Сестра позвонила мне с первой станции у границы. Я, почти плача, рассказала ей обо всем. С ее приездом закружился вихрь светских выездов. Вацлав бывал повсюду — на танцах, обедах, скачках. Он даже начал давать ей уроки танца, даже каждый день ходил за покупками для нас и приносил в огромных количествах духи, обувь и подарки. Меня это немало беспокоило: он потратил несколько тысяч франков на вещи, которые по-настоящему не были нам нужны. Однажды утром он пришел и принес огромное количество свитеров всех цветов радуги. «Да зачем же так много?» — «Фамка, тона такие красивые. Почему бы и нет?»

Приехали наши испанские друзья, а также герцог и герцогиня де Дуркаль, и мы были приглашены на чай. Там была обычная толпа гостей; они вели легкий разговор о перемирии, новой портнихе Шанель, революции в России и других событиях.
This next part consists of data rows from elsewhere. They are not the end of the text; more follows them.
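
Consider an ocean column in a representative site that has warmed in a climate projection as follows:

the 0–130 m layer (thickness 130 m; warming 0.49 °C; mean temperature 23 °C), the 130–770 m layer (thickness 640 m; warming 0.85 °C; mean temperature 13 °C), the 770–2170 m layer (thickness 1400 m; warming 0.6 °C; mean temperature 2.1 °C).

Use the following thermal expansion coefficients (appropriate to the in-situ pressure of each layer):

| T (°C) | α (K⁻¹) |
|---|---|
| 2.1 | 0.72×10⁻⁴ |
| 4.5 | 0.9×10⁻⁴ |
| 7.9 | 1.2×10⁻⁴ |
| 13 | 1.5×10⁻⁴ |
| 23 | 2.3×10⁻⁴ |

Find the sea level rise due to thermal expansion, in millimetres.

Layer 1 at 23 °C → α = 2.3×10⁻⁴ K⁻¹
Layer 2 at 13 °C → α = 1.5×10⁻⁴ K⁻¹
Layer 3 at 2.1 °C → α = 0.72×10⁻⁴ K⁻¹
Layer 1: 0.49 × 2.3×10⁻⁴ × 130 = 0.014651 m
0.85 × 640 × 1.5×10⁻⁴ = 0.08160 m
770–2170 m: 0.72×10⁻⁴ × 0.6 × 1400 = 0.06048 m
Δh = 0.014651 + 0.08160 + 0.06048 = 0.156731 m

about 157 mm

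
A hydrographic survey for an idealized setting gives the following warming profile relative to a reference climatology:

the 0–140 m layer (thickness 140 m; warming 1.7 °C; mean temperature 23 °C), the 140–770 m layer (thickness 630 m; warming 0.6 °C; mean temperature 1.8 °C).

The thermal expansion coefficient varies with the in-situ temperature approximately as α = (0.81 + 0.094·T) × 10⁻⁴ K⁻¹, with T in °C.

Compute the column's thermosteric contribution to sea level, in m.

Layer 1: α = (0.81 + 0.094×23)×10⁻⁴ = 2.972×10⁻⁴ K⁻¹
Layer 2: α = (0.81 + 0.094×1.8)×10⁻⁴ = 0.9792×10⁻⁴ K⁻¹
Layer 1: 2.972×10⁻⁴ × 1.7 × 140 = 0.0707336 m
630 × 0.9792×10⁻⁴ × 0.6 = 0.03701376 m
Δh = 0.0707336 + 0.03701376 = 0.10774736 m

0.11 m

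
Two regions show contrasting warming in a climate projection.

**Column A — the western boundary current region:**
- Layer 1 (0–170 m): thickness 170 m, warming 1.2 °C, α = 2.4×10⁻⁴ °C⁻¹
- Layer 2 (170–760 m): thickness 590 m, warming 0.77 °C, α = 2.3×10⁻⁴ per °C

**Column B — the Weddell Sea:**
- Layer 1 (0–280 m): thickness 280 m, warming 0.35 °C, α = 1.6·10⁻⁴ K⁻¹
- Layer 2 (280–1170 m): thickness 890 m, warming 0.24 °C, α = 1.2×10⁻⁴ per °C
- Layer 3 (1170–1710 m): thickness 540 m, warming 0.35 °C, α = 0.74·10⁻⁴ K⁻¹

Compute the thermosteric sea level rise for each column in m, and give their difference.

A: 0.15 m; B: 0.055 m; difference 0.098 m

A Layer 1: 1.2 × 2.4×10⁻⁴ × 170 = 0.04896 m
A Layer 2: 2.3×10⁻⁴ × 590 × 0.77 = 0.104489 m
A total: 0.153449 m
B 0–280 m: 0.35 × 280 × 1.6×10⁻⁴ = 0.01568 m
B 280–1170 m: 0.24 × 890 × 1.2×10⁻⁴ = 0.025632 m
B 1170–1710 m: 0.35 × 540 × 0.74×10⁻⁴ = 0.013986 m
B total: 0.055298 m
Difference: 0.153449 − 0.055298 = 0.098151 m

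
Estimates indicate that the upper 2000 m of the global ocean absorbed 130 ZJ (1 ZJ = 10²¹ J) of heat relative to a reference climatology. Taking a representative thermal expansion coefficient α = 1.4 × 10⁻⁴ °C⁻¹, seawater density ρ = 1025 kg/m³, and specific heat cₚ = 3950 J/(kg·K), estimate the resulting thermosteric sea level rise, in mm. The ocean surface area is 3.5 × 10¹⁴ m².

13 mm

Per unit area: Q = 130×10²¹ / (3.5×10¹⁴) ≈ 3.714×10⁸ J/m²
Δh = αQ/(ρcₚ) = 1.4×10⁻⁴ × 3.714×10⁸ / (1025 × 3950) ≈ 0.012842 m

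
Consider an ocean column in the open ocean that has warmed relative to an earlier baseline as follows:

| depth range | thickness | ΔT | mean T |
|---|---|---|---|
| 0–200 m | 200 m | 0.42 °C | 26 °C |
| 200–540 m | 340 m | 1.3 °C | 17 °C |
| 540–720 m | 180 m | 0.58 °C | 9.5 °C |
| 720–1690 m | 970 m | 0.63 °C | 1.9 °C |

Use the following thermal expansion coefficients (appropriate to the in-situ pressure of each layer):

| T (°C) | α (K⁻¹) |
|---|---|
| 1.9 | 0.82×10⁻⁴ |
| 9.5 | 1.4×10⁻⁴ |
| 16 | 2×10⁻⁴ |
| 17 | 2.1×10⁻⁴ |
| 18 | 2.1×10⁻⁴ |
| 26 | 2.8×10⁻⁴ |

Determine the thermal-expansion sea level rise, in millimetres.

181 mm

Layer 1 at 26 °C → α = 2.8×10⁻⁴ K⁻¹
Layer 2 at 17 °C → α = 2.1×10⁻⁴ K⁻¹
Layer 3 at 9.5 °C → α = 1.4×10⁻⁴ K⁻¹
Layer 4 at 1.9 °C → α = 0.82×10⁻⁴ K⁻¹
Layer 1: 0.42 × 2.8×10⁻⁴ × 200 = 0.02352 m
340 × 1.3 × 2.1×10⁻⁴ = 0.09282 m
180 × 0.58 × 1.4×10⁻⁴ = 0.014616 m
720–1690 m: 0.82×10⁻⁴ × 970 × 0.63 = 0.0501102 m
Δh = 0.02352 + 0.09282 + 0.014616 + 0.0501102 = 0.1810662 m ≈ 181 mm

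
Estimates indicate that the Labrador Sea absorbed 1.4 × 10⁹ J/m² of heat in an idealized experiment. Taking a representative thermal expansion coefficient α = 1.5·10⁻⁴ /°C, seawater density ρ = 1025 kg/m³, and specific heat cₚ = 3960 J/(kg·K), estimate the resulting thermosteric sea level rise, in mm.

51.7 mm

Δh = αQ/(ρcₚ) = 1.5×10⁻⁴ × 1.4×10⁹ / (1025 × 3960) ≈ 0.051737 m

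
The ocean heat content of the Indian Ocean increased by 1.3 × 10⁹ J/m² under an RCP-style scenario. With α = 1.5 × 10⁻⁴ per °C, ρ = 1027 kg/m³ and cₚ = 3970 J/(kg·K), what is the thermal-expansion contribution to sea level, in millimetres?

about 47.8 mm

Δh = αQ/(ρcₚ) = 1.5×10⁻⁴ × 1.3×10⁹ / (1027 × 3970) ≈ 0.047827 m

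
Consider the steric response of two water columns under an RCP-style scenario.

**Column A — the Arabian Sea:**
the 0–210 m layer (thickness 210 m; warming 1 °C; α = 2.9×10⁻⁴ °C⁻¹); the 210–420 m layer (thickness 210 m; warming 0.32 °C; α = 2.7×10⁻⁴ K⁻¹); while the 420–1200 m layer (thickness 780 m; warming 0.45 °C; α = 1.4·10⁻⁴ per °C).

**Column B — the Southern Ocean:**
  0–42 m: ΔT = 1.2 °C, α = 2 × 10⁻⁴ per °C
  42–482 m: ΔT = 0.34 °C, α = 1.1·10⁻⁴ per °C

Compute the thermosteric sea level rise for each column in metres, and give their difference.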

«А вы, Нижинский, что делали в этом году? Сочиняли что-нибудь? Собираетесь ли скоро танцевать?» Вацлав небрежно откинулся назад на кушетке, попивая чай. «Ну, я сочинил два балета, подготовил программу для следующего парижского сезона, а в последнее время играл роль. Видите ли, я артист; сейчас у меня нет труппы, и я скучаю по сцене. И я решил, что будет достаточно интересно проверить, хорошо ли я могу играть. Поэтому в течение шести недель я играл роль сумасшедшего, и мне поверили вся деревня, моя семья и даже врачи. Теперь у меня есть санитар, который наблюдает за мной под видом массажиста». Я потеряла дар речи. Так это был художественный эксперимент — то, что заставило нас страдать и почти свело меня с ума!

Дамы-слушательницы пришли в восторг. «Какой восхитительный эксперимент, Нижинский! Как это изобретательно, чудесно, великолепно!» Я была готова надавать им пощечин. Одна пожилая маркиза принялась обсуждать подробности эксперимента, и все выразили свое одобрение.

Только Дуркаль заметил: «Я думаю, Нижинский, что это был достаточно жестокий эксперимент и очень тяжелый для вашей жены». — «Что ж, я знаю, что она любит меня, но никогда не осознавал, что она любит меня так сильно». Вацлав действительно изменился. Я знала, что эта легкомысленность и болтливость — не его манера вести себя. Было почти похоже, что это теперь он играет роль пресыщенного светского аристократа и смеется над остальными присутствующими. Санитар, г-н С., пробыв у нас десять дней, пришел ко мне. «Мадам, я санитар при психиатрических больных и занимаюсь этим уже тридцать пять лет. Я знаю больше, чем самые великие профессора, и опыта у меня больше, чем у них. Я ухаживаю за пациентами, я живу с ними, а господа профессора только заходят к ним на несколько минут. Вы зря тратите деньги на санитара: г-н Нижинский самый разумный человек во всем Санкт-Мориц-Дорфе». Санитар уехал, и Вацлав, который теперь был ему большим другом, сам отвез его на вокзал и посадил в поезд.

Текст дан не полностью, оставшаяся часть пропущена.